Pull Requests as a Training Signal for Repo-Level Code Editing

TL;DR

This work tackles the challenge of teaching models repository-level code editing by mining high-quality supervision from real pull requests. It introduces Clean-PR, a data-centric mid-training pipeline that filters noisy PRs, reconstructs deterministic Search/Replace edits, and augments context with linked issues, yielding a large verifiable corpus of 2 million instances across 12 languages. An agentless, stepwise SFT regimen with error-driven augmentation aligns the model with a localisation-navigation-editing workflow and boosts SWE-bench performance beyond agent-based systems and larger models. The results demonstrate that repository-level editing capabilities can be effectively encoded in model weights, reducing reliance on complex inference scaffolding while maintaining strong generalization and robustness. The work provides a scalable, reproducible data framework and practical insights for integrating repository-editing priors into future code-synthesis models.

Abstract

Repository-level code editing requires models to understand complex dependencies and execute precise multi-file modifications across a large codebase. While recent gains on SWE-bench rely heavily on complex agent scaffolding, it remains unclear how much of this capability can be internalised via high-quality training signals. To address this, we propose Clean Pull Request (Clean-PR), a mid-training paradigm that leverages real-world GitHub pull requests as a training signal for repository-level editing. We introduce a scalable pipeline that converts noisy pull request diffs into Search/Replace edit blocks through reconstruction and validation, resulting in the largest publicly available corpus of 2 million pull requests spanning 12 programming languages. Using this training signal, we perform a mid-training stage followed by an agentless-aligned supervised fine-tuning process with error-driven data augmentation. On SWE-bench, our model significantly outperforms the instruction-tuned baseline, achieving absolute improvements of 13.6% on SWE-bench Lite and 12.3% on SWE-bench Verified. These results demonstrate that repository-level code understanding and editing capabilities can be effectively internalised into model weights under a simplified, agentless protocol, without relying on heavy inference-time scaffolding.

Figures (4)

• Figure 1: Overview of the Clean-PR Framework.(a) Data Construction: Raw GitHub PRs undergo a rigorous filtering pipeline (bot detection, core language enforcement) and intent augmentation via linked Issues. The valid diffs are then converted into minimal unique Search/Replace blocks, verified through round-trip patch application to ensure correctness. (b) Two-Stage Training Pipeline: The base model first undergoes Mid-Training on the verifiable Clean-PR corpus to encode repository-level editing priors. This is followed by an Agentless-Aligned Stepwise SFT, where the model is fine-tuned on decomposed tasks (Localisation $\rightarrow$ Navigation $\rightarrow$ Editing) with Error-Driven Augmentation to robustly handle distracting repository contexts.
• Figure 2: Generalisation dynamics during mid-training.
• Figure 3: Pass@k performance on SWE-bench Lite and Verified.

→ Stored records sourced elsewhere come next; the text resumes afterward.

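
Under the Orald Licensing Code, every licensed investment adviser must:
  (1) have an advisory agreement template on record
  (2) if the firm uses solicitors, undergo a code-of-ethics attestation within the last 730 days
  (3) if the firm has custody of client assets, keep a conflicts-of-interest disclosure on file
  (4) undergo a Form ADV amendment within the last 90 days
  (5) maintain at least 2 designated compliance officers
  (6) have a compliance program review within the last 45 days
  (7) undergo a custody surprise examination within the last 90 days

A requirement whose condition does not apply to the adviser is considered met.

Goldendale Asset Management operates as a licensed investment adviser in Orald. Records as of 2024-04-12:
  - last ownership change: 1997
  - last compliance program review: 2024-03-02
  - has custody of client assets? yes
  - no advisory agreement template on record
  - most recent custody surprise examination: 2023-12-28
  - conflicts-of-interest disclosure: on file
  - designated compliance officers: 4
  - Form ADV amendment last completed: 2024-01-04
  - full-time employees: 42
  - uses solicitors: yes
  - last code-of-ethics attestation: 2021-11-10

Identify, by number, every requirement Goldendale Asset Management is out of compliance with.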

We report the resolution rates of our model (Clean-PR, mid-trained on All Languages) as the number of samples $k$ scales.
• Figure 4: The Life of a Data Point: From Raw Noise to Verified Signal.Track A (Left) illustrates the aggressive pruning of noise, rejecting inputs due to bot activity, unmerged status, non-core language files, or missing history. Track B (Right) depicts the transformation of a valid PR: it is augmented with the linked Issue context to recover user intent and converted into a deterministic Search/Replace block for verifiable training.